Abstract. Publicly available global high-resolution terrestrial water storage anomaly (TWSA) datasets derived from satellite gravimetry remain scarce. Many existing global downscaling products rely heavily on hydrological models. Consequently, their performance can degrade in regions where key mass variations observed by the Gravity Recovery and Climate Experiment (GRACE) and its successor mission GRACE Follow-On (GFO) are poorly represented in the models, notably those associated with mountain glaciers and large lakes.
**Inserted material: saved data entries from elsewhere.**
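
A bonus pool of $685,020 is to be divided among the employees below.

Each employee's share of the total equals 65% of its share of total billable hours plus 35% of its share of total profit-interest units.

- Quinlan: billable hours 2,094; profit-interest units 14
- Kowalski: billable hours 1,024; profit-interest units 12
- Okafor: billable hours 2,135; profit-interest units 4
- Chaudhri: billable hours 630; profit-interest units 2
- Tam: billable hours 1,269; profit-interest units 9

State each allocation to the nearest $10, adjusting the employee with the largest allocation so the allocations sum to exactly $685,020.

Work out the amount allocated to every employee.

Billable hours total 7,152; profit-interest units total 41.
Composite weights (65% billable hours + 35% profit-interest units): Quinlan 0.3098; Kowalski 0.1955; Okafor 0.2282; Chaudhri 0.0743; Tam 0.1922.
Raw shares: Quinlan 212,234.68; Kowalski 133,924.08; Okafor 156,309.90; Chaudhri 50,917.46; Tam 131,633.88.
At nearest $10: Quinlan $212,230; Kowalski $133,920; Okafor $156,310; Chaudhri $50,920; Tam $131,630. Sum = $685,010.
Difference $685,020 − $685,010 = +$10 applied to largest allocation (Quinlan): Quinlan becomes $212,240.

Quinlan: $212,240 | Kowalski: $133,920 | Okafor: $156,310 | Chaudhri: $50,920 | Tam: $131,630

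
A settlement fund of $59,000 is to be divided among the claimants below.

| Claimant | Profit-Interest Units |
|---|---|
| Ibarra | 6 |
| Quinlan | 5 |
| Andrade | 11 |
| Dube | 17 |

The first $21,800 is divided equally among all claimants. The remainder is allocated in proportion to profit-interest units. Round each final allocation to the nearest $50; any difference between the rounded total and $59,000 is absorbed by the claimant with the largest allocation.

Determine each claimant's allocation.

Equal tier: $21,800 ÷ 4 = $5,450 apiece.
Remainder $37,200 by profit-interest units (total 39): Ibarra 5,723.08 → $5,700; Quinlan 4,769.23 → $4,750; Andrade 10,492.31 → $10,500; Dube 16,215.38 → $16,200.
Rounding difference +$50 on remainder applied to Dube.
Totals: Ibarra $5,450 + $5,700 = $11,150; Quinlan $5,450 + $4,750 = $10,200; Andrade $5,450 + $10,500 = $15,950; Dube $5,450 + $16,250 = $21,700.

Ibarra: $11,150 | Quinlan: $10,200 | Andrade: $15,950 | Dube: $21,700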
Here we provide SYSU TWSA, a global monthly 0.5° TWSA dataset spanning April 2002 to December 2022, generated using a joint-inversion spatial downscaling framework that integrates large-scale constraints from GRACE/GFO, high-resolution spatial patterns from the WaterGAP Global Hydrological Model (WGHM), and additional mascon groups that explicitly represent mountain glaciers and selected large or rapidly changing lakes. The dataset helps alleviate the current shortage of global high-resolution products and explicitly strengthens the representation of glacier- and lake-related signals. We assess SYSU TWSA through four complementary evaluations: (1) basin-wise consistency with raw GRACE/GFO estimates, (2) a basin water-balance consistency check, (3) independent evaluation against in situ groundwater well observations, and (4) comparisons with representative downscaled products in both the spectral and spatial domains. SYSU TWSA shows strong agreement with GRACE/GFO at the basin scale, with coefficients of determination (R²) exceeding 0.85 across basin-size classes. In small basins, consistency with terrestrial water fluxes derived from the basin water-balance equation improves substantially, with NSE increasing by 17.1 % relative to raw GRACE/GFO across 1,200 basins. Agreement with groundwater wells also improves, with correlations increasing at 67.7 % of 28,248 wells. Comparisons with representative assimilation-based and deep-learning downscaled products further indicate that SYSU TWSA achieves competitive overall accuracy while strengthening the representation of glacier- and lake-related signals.